Terug naar

Condensatierisico's bij klimaatregeling vermijden

Parameters die condensatie beïnvloeden 

Wanneer een gebouw voorzien is van een klimaatregelingssysteem, bestaat er een risico dat de omgevingslucht condenseert op de elementen voor de verdeling en emissie van de koude.

Om dit te vermijden is het mogelijk in te werken op de volgende parameters:

  • de temperatuur van de verdeelde vloeistof;
  • de omgevingstemperatuur;
  • de relatieve luchtvochtigheid.

Het condensatierisico beoordelen

Het diagram voor vochtige lucht maakt het mogelijk het  condensatierisico te beoordelen. De parameters die van invloed zijn op de condensatie, alsmede de absolute luchtvochtigheid worden hierop aangegeven.

 

Het onderstaande voorbeeld toont hoe het vochtigheidsdiagram gebruikt kan worden voor omgevingslucht van 20°C en 50% relatieve luchtvochtigheid. Met behulp van de verzadigingscurve kan de temperatuur worden bepaald waarbij deze lucht condenseert (dauwpunt). In deze casestudie treedt condensatie op bij een koud element met een temperatuur van 10°C. Het condensatierisico is nog groter als de relatieve luchtvochtigheid hoog is, aangezien bij omgevingslucht met dezelfde temperatuur van 20°C maar een relatieve vochtigheid van 70%, condensatie optreedt bij 15°C.

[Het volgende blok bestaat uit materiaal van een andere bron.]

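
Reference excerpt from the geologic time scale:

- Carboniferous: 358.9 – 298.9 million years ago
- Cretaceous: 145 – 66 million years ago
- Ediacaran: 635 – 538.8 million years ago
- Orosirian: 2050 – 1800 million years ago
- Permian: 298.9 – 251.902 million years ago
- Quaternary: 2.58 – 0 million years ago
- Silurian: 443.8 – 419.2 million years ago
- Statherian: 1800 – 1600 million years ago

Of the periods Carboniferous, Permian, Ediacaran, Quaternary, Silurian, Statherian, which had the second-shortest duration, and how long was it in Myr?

Durations: Carboniferous 60; Permian 46.998; Ediacaran 96.2; Quaternary 2.58; Silurian 24.6; Statherian 200 Myr.
Sorted shortest-first: Quaternary (2.58), Silurian (24.6), Permian (46.998), Carboniferous (60), Ediacaran (96.2), Statherian (200).
The second shortest is Silurian at 24.6 Myr.

Silurian, 24.6 million years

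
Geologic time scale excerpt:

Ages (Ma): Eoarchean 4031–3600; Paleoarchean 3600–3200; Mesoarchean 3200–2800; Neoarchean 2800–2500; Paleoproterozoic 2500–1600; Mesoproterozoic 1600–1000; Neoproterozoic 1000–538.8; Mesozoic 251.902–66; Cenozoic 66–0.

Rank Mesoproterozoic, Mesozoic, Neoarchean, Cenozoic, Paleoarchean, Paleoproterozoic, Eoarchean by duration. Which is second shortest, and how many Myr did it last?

Durations: Mesoproterozoic 600; Mesozoic 185.902; Neoarchean 300; Cenozoic 66; Paleoarchean 400; Paleoproterozoic 900; Eoarchean 431 Myr.
Sorted shortest-first: Cenozoic (66), Mesozoic (185.902), Neoarchean (300), Paleoarchean (400), Eoarchean (431), Mesoproterozoic (600), Paleoproterozoic (900).
The second shortest is Mesozoic at 185.902 Myr.

Mesozoic, 185.902 million years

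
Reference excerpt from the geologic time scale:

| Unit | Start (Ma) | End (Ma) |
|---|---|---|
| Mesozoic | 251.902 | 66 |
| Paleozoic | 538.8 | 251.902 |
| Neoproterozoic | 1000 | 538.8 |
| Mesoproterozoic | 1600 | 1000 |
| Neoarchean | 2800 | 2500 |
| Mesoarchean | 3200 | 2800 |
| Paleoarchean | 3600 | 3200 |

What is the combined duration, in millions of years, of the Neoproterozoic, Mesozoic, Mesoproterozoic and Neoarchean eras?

1547.102 million years

Each duration: Neoproterozoic = 461.2; Mesozoic = 185.902; Mesoproterozoic = 600; Neoarchean = 300.
Sum: 461.2 + 185.902 + 600 + 300 = 1547.102 Myr.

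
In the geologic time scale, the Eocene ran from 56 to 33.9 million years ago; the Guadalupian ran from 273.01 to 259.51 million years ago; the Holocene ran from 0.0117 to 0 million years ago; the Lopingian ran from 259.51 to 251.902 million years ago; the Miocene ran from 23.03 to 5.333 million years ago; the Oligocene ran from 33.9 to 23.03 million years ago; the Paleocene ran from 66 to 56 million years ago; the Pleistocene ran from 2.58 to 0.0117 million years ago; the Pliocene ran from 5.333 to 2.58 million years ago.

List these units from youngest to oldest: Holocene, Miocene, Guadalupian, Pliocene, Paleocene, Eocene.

Holocene, Pliocene, Miocene, Eocene, Paleocene, Guadalupian

Sorting by start age (ascending Ma, since larger Ma = older): Holocene began 0.0117, Pliocene began 5.333, Miocene began 23.03, Eocene began 56, Paleocene began 66, Guadalupian began 273.01.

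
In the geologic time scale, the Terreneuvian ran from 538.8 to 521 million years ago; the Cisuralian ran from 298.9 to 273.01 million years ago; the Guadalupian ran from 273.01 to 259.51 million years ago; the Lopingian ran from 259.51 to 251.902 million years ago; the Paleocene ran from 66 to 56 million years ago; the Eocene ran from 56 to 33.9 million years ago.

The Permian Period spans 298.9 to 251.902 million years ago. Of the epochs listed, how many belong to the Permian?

3

Epochs inside 298.9–251.902 Ma: Cisuralian, Guadalupian, Lopingian — 3 in total.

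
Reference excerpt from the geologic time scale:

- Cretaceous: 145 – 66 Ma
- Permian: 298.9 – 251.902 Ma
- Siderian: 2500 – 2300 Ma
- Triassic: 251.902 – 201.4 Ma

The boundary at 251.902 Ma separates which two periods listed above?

The Permian ends at 251.902 Ma and the Triassic begins at 251.902 Ma, so they share that boundary.

Permian and Triassic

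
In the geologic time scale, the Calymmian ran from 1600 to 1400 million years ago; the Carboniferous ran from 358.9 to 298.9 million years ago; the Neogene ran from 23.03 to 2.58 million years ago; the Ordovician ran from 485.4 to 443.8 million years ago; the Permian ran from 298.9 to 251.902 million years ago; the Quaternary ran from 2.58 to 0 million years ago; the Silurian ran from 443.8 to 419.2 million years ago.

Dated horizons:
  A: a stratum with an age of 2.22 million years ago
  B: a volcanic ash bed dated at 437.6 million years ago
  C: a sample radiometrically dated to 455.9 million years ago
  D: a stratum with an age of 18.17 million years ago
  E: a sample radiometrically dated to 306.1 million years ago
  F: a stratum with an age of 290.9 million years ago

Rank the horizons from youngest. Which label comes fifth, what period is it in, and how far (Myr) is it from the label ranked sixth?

B, in the Silurian; 18.3 million years to C

Sorted youngest-first by Ma: A (2.22), D (18.17), F (290.9), E (306.1), B (437.6), C (455.9).
The fifth youngest is B at 437.6 Ma, which lies in 443.8–419.2 Ma: the Silurian.
The sixth youngest is C at 455.9 Ma; separation = |437.6 − 455.9| = 18.3 Myr.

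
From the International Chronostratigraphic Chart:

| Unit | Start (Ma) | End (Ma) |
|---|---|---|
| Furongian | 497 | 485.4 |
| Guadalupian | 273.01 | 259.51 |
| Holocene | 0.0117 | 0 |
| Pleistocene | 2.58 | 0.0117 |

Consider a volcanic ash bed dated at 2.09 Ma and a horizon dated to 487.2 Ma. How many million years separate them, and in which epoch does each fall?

Elapsed time: 487.2 − 2.09 = 485.11 Myr.
2.09 Ma lies within 2.58–0.0117 Ma: Pleistocene.
487.2 Ma lies within 497–485.4 Ma: Furongian.

485.11 million years apart; the first in the Pleistocene, the second in the Furongian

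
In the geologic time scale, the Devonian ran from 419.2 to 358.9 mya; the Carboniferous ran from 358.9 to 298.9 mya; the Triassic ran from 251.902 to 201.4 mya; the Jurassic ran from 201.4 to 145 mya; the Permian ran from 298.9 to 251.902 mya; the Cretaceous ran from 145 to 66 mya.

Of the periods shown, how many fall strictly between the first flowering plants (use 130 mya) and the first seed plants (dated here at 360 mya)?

4

360 Ma sits inside the Devonian (419.2–358.9) and 130 Ma inside the Cretaceous (145–66); neither of those is wholly between the two dates.
The listed periods lying completely between them are Carboniferous, Permian, Triassic, Jurassic — 4 in all.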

Diagram van vochtige lucht met weergave van het condensatieverschijnsel

Bron: Architecture & Climat – LOCI - UCL © Leefmilieu Brussel

Het condensatierisico verkleinen 

Er kunnen verschillende maatregelen worden genomen om het  condensatierisico te verkleinen:

  • het temperatuurregime van de koelemittenten verhogen. Kies bijvoorbeeld voor een regime van 15-19°C. Deze maatregel heeft echter tot gevolg dat de koelcapaciteit van de emittenten wordt verminderd, waardoor de investering en de omvang van de emittenten toenemen;
  • de lucht ontvochtigen door te streven naar een relatieve vochtigheidsgraad tussen 30-50%. Deze maatregel leidt echter tot een hoger energieverbruik voor ontvochtiging;
  • het ventilatiedebiet verhogen wanneer het kritieke punt is bereikt (te bepalen naar gelang van de werkingsvoorwaarden van het gebouw). Deze maatregel heeft echter tot gevolg dat de ventilatiekanalen te groot worden en dat de in beslag genomen ruimte en de investering dus groter zijn;
  • leidingen en accessoires isoleren ;
  • efficiënt reguleren: via het volgende schema, dat van toepassing is op de verschillende koelemittenten (koelplafond, koelbalken, inductieconvector), kunnen de parameters getoond worden die betrokken zijn bij het regelen van de temperatuur van het water dat de emittenten voedt. Concreet bepaalt de regulator het dauwpunt van de ruimte op basis van de meting van de temperatuur van de omgevingslucht en de relatieve vochtigheid. Deze begrenst vervolgens de watertemperatuur op een niveau van 1 tot 1,5°C boven dit dauwpunt, door in te werken op een 3-wegklep.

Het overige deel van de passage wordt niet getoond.